Stephen Peterson

Personal information
- Full name: Stephen Lee Peterson
- National team: United States
- Born: June 27, 1963 (age 63) Detroit, Michigan, United States
- Education: University of Rhode Island 1985
- Occupation: Rowing coach
- Employer: Indiana University

Sport
- Sport: Rowing

Medal record
Representing the United States
World Rowing Championships
| Gold medal – first place | 1990 Tasmania | Lwt Double Sculls |
World University Games
| Bronze medal – third place | 1989 Duisburg | Lwt Quadruple Sculls |

= Stephen Peterson (rower) =

American rower

Stephen Lee Peterson (born June 27, 1963) is an American rower who was a member of the 1996 U.S. Olympic team. He was also on the 1990 U.S. World Championships team where he won a gold medal in the Men's Lightweight Double Scull. He has been the head coach of the Indiana University women's rowing team since 2003.

Peterson was born in Detroit, Michigan but grew up in Cumberland, Rhode Island.

As a student at the University of Rhode Island, he was on the rowing team and a member of Sigma Pi fraternity. During his time on the rowing team at URI, he would win gold medals his freshman (1982) and junior (1984) years at the Dad Vail Collegiate National Rowing Championships.

After graduating in 1985, he would take his first coaching job as an assistant at The University of Rhode Island from 1986 to 1987and later become the head coach from 1989 to 1991. He would leave Rhode Island to become the head coach of the lightweight men's crew at Rutgers University from 1992 to 1995.

In 1996, he became the head coach of women's rowing at George Washington University where he would lead the program for eight years (1996–2003). During that time, he led the Colonial women to the NCAA Rowing Championships in 1998 and he was named Atlantic 10 Conference Coach of the Year in 2000 and 2001.

He would leave GW in 2003 and take the head coaching position at Indiana University shortly after it had been elevated to varsity status in 2000. In his 20+ years at IU, he would lead the Hoosiers to multiple Big Ten Championship medals as well as the NCAA Rowing Championships nine times (2014, 2015, 2016, 2017, 2018, 2019, 2023, 2024, 2025). In 2014, he was named NCAA Division I Rowing Coach of the Year and in 2023 and 2024, he was named Big Ten Conference Rowing Coach of the Year.

In addition to coaching collegiately, he was a part of the United States National Team coaching staff from 1999 to 2003. During that time he led the US Lightweight Women's Scullers to medals at the Pan Am Games and World Championships all four years.

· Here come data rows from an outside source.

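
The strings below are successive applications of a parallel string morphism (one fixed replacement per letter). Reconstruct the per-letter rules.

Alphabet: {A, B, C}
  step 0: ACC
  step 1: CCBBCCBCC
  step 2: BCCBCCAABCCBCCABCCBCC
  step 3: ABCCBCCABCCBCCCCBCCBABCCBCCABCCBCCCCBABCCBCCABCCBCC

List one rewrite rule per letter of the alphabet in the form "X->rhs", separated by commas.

A->CCB, B->A, C->BCC

  step 2 ⇒ step 3: BCCBCCAABCCBCCABCCBCC ⇒ A·BCC·BCC·A·BCC·BCC·CCB·CCB·A·BCC·BCC·A·BCC·BCC·CCB·A·BCC·BCC·A·BCC·BCC
    A ↦ CCB
    B ↦ A
    C ↦ BCC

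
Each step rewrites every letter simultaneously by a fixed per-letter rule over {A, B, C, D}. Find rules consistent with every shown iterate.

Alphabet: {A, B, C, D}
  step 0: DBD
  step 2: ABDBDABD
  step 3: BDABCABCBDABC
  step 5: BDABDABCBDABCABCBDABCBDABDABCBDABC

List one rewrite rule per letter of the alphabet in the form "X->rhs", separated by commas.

A->BD, B->A, C->BD, D->BC

  step 2 ⇒ step 3: ABDBDABD ⇒ BD·A·BC·A·BC·BD·A·BC
    A ↦ BD
    B ↦ A
    D ↦ BC
    C ↦ BD  (constrained at step 3)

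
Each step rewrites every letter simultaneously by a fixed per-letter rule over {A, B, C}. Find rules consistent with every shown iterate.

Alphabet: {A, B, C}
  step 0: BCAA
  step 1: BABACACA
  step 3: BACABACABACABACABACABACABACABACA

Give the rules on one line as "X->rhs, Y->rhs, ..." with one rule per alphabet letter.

A->CA, B->BA, C->BA

  step 0 ⇒ step 1: BCAA ⇒ BA·BA·CA·CA
    A ↦ CA
    B ↦ BA
    C ↦ BA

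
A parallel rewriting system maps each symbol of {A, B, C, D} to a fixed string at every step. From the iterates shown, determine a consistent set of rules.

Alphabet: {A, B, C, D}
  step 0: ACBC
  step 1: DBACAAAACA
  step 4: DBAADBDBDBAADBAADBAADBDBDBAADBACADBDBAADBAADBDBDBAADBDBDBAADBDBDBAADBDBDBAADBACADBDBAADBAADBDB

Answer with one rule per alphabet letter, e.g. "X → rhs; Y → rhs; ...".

  step 0 ⇒ step 1: ACBC ⇒ DB·ACA·AA·ACA
    A ↦ DB
    B ↦ AA
    C ↦ ACA
    D ↦ DB  (constrained at step 1)

A->DB, B->AA, C->ACA, D->DB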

Peterson continued his own competitive rowing career while he was coaching and he would eventually end up on seven US National teams between 1989 and 1996. His gold medal at the 1990 World Rowing Championships in the Men's' Lightweight Double Sculls in Tasmania, Australia would be his highest finish at the international level. That gold medal performance was extremely unique because he and his partner, Robert Dreher, had to stop momentarily 400m into the grand final race to fix an equipment issue, before continuing on to win the event.

Peterson and Dreher would win the 1990 Vesper Cup Award for their performance which is given annually to the members of the US National Team for outstanding and inspirational achievement in international competition.

In 1996, Peterson qualified in the Men's' Lightweight Double Sculls to compete for the United States at the Atlanta Olympic Games. It was the first time lightweight rowing events were ever in the Olympic program, and Peterson was the first rower ever to be weighed in for an Olympic rowing event.

His rowing career ended after the 1996 Olympics and Peterson was inducted into the U.S. Rowing Hall of Fame in 1999. In 2000, he was also inducted into the University of Rhode Island's Athletic Hall of Fame. In total, Peterson earned over 50 medals at all levels of competition, from collegiate to elite, during his rowing career.

== Awards and recognition ==
Peterson has earned awards for both his rowing and his coaching careers. Below is a summary of his top accolades:

- 2023 and 2024 Big Ten Conference Head Coach of the Year

- 2014 NCAA Division I and Central Region Head Coach and Coaching Staff of the Year

- 2000 & 2001 Atlantic 10 Conference Head Coach of the Year

- 2000 University of Rhode Island Hall of Fame Inductee

- 1999 US Rowing Hall of Fame Inductee

- 1996 US Olympic Team Member

- 1990 World Champion, Men's Lightweight Double Sculls

- 1990 Vesper Cup Award Winner for Outstanding and Inspirational Achievement in International competition.

- Seven-time US National Rowing Team Member

== Family ==
Peterson is married to Meredith Morgan Peterson and has one son, Tyler, and one daughter, Sydney.